Panel (a) shows the evolution of the field distribution for the case of nearly perfect absorption of the radiation by the soliton. The initial distribution of the field was obtained by numerical simulation of the propagation of a soliton and the transformation of the resulting field (see text for details). The amplitude of the initial soliton is 5.97. The high-order dispersion is the same as in the previous simulations.
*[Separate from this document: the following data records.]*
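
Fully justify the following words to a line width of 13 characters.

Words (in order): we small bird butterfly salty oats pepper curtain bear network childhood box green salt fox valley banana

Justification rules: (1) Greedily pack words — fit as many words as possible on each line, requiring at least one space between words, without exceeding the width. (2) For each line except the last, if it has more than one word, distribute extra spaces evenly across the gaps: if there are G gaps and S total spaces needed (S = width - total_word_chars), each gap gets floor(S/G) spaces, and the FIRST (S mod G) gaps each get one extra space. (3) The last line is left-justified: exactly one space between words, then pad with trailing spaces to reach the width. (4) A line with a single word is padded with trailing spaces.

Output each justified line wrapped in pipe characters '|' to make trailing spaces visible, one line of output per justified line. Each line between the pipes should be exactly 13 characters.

Line 1: ['we', 'small', 'bird'] (min_width=13, slack=0)
Line 2: ['butterfly'] (min_width=9, slack=4)
Line 3: ['salty', 'oats'] (min_width=10, slack=3)
Line 4: ['pepper'] (min_width=6, slack=7)
Line 5: ['curtain', 'bear'] (min_width=12, slack=1)
Line 6: ['network'] (min_width=7, slack=6)
Line 7: ['childhood', 'box'] (min_width=13, slack=0)
Line 8: ['green', 'salt'] (min_width=10, slack=3)
Line 9: ['fox', 'valley'] (min_width=10, slack=3)
Line 10: ['banana'] (min_width=6, slack=7)

Answer: |we small bird|
|butterfly    |
|salty    oats|
|pepper       |
|curtain  bear|
|network      |
|childhood box|
|green    salt|
|fox    valley|
|banana       |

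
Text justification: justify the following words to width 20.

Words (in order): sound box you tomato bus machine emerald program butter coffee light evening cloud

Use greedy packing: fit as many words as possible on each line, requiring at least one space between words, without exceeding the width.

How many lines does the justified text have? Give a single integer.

Line 1: ['sound', 'box', 'you', 'tomato'] (min_width=20, slack=0)
Line 2: ['bus', 'machine', 'emerald'] (min_width=19, slack=1)
Line 3: ['program', 'butter'] (min_width=14, slack=6)
Line 4: ['coffee', 'light', 'evening'] (min_width=20, slack=0)
Line 5: ['cloud'] (min_width=5, slack=15)
Total lines: 5

Answer: 5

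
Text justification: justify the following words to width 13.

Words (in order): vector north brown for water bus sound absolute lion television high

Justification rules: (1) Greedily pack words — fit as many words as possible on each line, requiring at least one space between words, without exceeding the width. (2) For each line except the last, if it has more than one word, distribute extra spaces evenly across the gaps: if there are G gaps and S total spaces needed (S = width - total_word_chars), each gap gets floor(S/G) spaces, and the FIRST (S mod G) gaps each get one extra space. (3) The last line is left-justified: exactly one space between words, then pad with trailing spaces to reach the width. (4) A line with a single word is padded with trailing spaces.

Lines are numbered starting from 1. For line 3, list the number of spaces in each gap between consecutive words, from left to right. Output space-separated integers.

Answer: 5

Derivation:
Line 1: ['vector', 'north'] (min_width=12, slack=1)
Line 2: ['brown', 'for'] (min_width=9, slack=4)
Line 3: ['water', 'bus'] (min_width=9, slack=4)
Line 4: ['sound'] (min_width=5, slack=8)
Line 5: ['absolute', 'lion'] (min_width=13, slack=0)
Line 6: ['television'] (min_width=10, slack=3)
Line 7: ['high'] (min_width=4, slack=9)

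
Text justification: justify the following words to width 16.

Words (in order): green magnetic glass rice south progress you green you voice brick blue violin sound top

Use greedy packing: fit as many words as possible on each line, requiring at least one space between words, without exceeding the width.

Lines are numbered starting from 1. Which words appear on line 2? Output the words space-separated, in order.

Line 1: ['green', 'magnetic'] (min_width=14, slack=2)
Line 2: ['glass', 'rice', 'south'] (min_width=16, slack=0)
Line 3: ['progress', 'you'] (min_width=12, slack=4)
Line 4: ['green', 'you', 'voice'] (min_width=15, slack=1)
Line 5: ['brick', 'blue'] (min_width=10, slack=6)
Line 6: ['violin', 'sound', 'top'] (min_width=16, slack=0)

Answer: glass rice south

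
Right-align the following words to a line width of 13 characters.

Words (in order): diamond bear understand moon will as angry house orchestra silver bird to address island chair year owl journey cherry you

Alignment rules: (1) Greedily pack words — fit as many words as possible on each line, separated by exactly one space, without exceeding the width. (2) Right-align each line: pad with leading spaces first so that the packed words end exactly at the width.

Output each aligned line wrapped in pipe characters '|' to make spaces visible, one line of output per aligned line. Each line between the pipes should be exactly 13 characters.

Line 1: ['diamond', 'bear'] (min_width=12, slack=1)
Line 2: ['understand'] (min_width=10, slack=3)
Line 3: ['moon', 'will', 'as'] (min_width=12, slack=1)
Line 4: ['angry', 'house'] (min_width=11, slack=2)
Line 5: ['orchestra'] (min_width=9, slack=4)
Line 6: ['silver', 'bird'] (min_width=11, slack=2)
Line 7: ['to', 'address'] (min_width=10, slack=3)
Line 8: ['island', 'chair'] (min_width=12, slack=1)
Line 9: ['year', 'owl'] (min_width=8, slack=5)
Line 10: ['journey'] (min_width=7, slack=6)
Line 11: ['cherry', 'you'] (min_width=10, slack=3)

Answer: | diamond bear|
|   understand|
| moon will as|
|  angry house|
|    orchestra|
|  silver bird|
|   to address|
| island chair|
|     year owl|
|      journey|
|   cherry you|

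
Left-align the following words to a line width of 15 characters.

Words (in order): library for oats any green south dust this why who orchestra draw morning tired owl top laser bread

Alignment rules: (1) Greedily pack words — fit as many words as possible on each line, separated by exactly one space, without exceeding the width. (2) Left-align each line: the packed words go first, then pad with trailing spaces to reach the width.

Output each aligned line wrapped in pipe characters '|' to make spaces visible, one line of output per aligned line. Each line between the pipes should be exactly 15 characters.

Answer: |library for    |
|oats any green |
|south dust this|
|why who        |
|orchestra draw |
|morning tired  |
|owl top laser  |
|bread          |

Derivation:
Line 1: ['library', 'for'] (min_width=11, slack=4)
Line 2: ['oats', 'any', 'green'] (min_width=14, slack=1)
Line 3: ['south', 'dust', 'this'] (min_width=15, slack=0)
Line 4: ['why', 'who'] (min_width=7, slack=8)
Line 5: ['orchestra', 'draw'] (min_width=14, slack=1)
Line 6: ['morning', 'tired'] (min_width=13, slack=2)
Line 7: ['owl', 'top', 'laser'] (min_width=13, slack=2)
Line 8: ['bread'] (min_width=5, slack=10)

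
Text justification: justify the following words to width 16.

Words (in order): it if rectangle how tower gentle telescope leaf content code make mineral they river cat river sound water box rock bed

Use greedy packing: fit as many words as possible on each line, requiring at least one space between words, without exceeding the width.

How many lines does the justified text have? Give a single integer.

Line 1: ['it', 'if', 'rectangle'] (min_width=15, slack=1)
Line 2: ['how', 'tower', 'gentle'] (min_width=16, slack=0)
Line 3: ['telescope', 'leaf'] (min_width=14, slack=2)
Line 4: ['content', 'code'] (min_width=12, slack=4)
Line 5: ['make', 'mineral'] (min_width=12, slack=4)
Line 6: ['they', 'river', 'cat'] (min_width=14, slack=2)
Line 7: ['river', 'sound'] (min_width=11, slack=5)
Line 8: ['water', 'box', 'rock'] (min_width=14, slack=2)
Line 9: ['bed'] (min_width=3, slack=13)
Total lines: 9

Answer: 9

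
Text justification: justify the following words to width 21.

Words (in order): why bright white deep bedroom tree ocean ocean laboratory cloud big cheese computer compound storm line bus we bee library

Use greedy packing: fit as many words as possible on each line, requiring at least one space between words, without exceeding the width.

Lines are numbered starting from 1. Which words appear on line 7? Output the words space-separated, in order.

Answer: library

Derivation:
Line 1: ['why', 'bright', 'white', 'deep'] (min_width=21, slack=0)
Line 2: ['bedroom', 'tree', 'ocean'] (min_width=18, slack=3)
Line 3: ['ocean', 'laboratory'] (min_width=16, slack=5)
Line 4: ['cloud', 'big', 'cheese'] (min_width=16, slack=5)
Line 5: ['computer', 'compound'] (min_width=17, slack=4)
Line 6: ['storm', 'line', 'bus', 'we', 'bee'] (min_width=21, slack=0)
Line 7: ['library'] (min_width=7, slack=14)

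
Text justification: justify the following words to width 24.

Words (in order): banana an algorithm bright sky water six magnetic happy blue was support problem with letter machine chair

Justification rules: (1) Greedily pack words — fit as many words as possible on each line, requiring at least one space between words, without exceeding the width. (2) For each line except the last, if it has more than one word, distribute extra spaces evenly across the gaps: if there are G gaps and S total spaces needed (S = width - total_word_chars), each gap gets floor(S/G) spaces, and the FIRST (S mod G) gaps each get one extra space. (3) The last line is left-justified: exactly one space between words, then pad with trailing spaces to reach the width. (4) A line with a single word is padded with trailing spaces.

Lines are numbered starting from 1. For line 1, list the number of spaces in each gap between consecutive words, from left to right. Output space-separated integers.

Answer: 4 3

Derivation:
Line 1: ['banana', 'an', 'algorithm'] (min_width=19, slack=5)
Line 2: ['bright', 'sky', 'water', 'six'] (min_width=20, slack=4)
Line 3: ['magnetic', 'happy', 'blue', 'was'] (min_width=23, slack=1)
Line 4: ['support', 'problem', 'with'] (min_width=20, slack=4)
Line 5: ['letter', 'machine', 'chair'] (min_width=20, slack=4)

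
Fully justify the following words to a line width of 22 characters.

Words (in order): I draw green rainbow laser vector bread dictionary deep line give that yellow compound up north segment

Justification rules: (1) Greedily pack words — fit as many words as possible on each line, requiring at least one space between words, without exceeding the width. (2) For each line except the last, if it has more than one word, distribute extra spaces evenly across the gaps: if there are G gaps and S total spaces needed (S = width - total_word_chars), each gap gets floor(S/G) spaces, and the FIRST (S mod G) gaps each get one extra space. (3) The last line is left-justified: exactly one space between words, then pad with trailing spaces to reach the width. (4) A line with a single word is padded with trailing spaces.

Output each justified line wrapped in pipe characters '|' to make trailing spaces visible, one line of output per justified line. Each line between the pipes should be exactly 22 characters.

Line 1: ['I', 'draw', 'green', 'rainbow'] (min_width=20, slack=2)
Line 2: ['laser', 'vector', 'bread'] (min_width=18, slack=4)
Line 3: ['dictionary', 'deep', 'line'] (min_width=20, slack=2)
Line 4: ['give', 'that', 'yellow'] (min_width=16, slack=6)
Line 5: ['compound', 'up', 'north'] (min_width=17, slack=5)
Line 6: ['segment'] (min_width=7, slack=15)

Answer: |I  draw  green rainbow|
|laser   vector   bread|
|dictionary  deep  line|
|give    that    yellow|
|compound    up   north|
|segment               |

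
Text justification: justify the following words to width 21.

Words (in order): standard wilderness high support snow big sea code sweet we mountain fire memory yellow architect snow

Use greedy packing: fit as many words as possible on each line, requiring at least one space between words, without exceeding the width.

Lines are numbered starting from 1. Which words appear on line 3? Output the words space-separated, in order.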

Panel (b) illustrates propagation of the field when the simulation started, with similar initial conditions as for panel (a), the only difference being that the initial field is set to zero in a short interval $7<t<10$. The evolution of the soliton parameters $Q_s$ and ${\delta }_s$ are shown in panels (c) and (d) for the propagation regimes shown in panel (a) (black curves) and in panel (b) (red curves).

Figure 5

Panel (a) shows the distribution of the square root of the absolute value of the initial field distribution (left vertical axis) and the distribution of the instantaneous frequency of the dispersive wave (right vertical axis.) The dynamics of the soliton parameters $Q_s$ and ${\delta }_s$ are shown in panels (b) and (c) for different initial phases of the incident field ${\theta }_p=m\pi /3$, $m=0,1,2,3,4,5$. The black curves show the results of the direct numerical simulations, and thinner red curves are obtained by solving the quasiparticle model. The parameters are $\beta =-0.015$, ${\delta }_s=0$, $Q_s=11.85$, $a_p=0.04$, ${\delta }_p=-36$, $w_p=95$, $t_p=100$, $\xi =0.0049$, $\eta =0.000344$, and initially the soliton is situated at $t=-20$.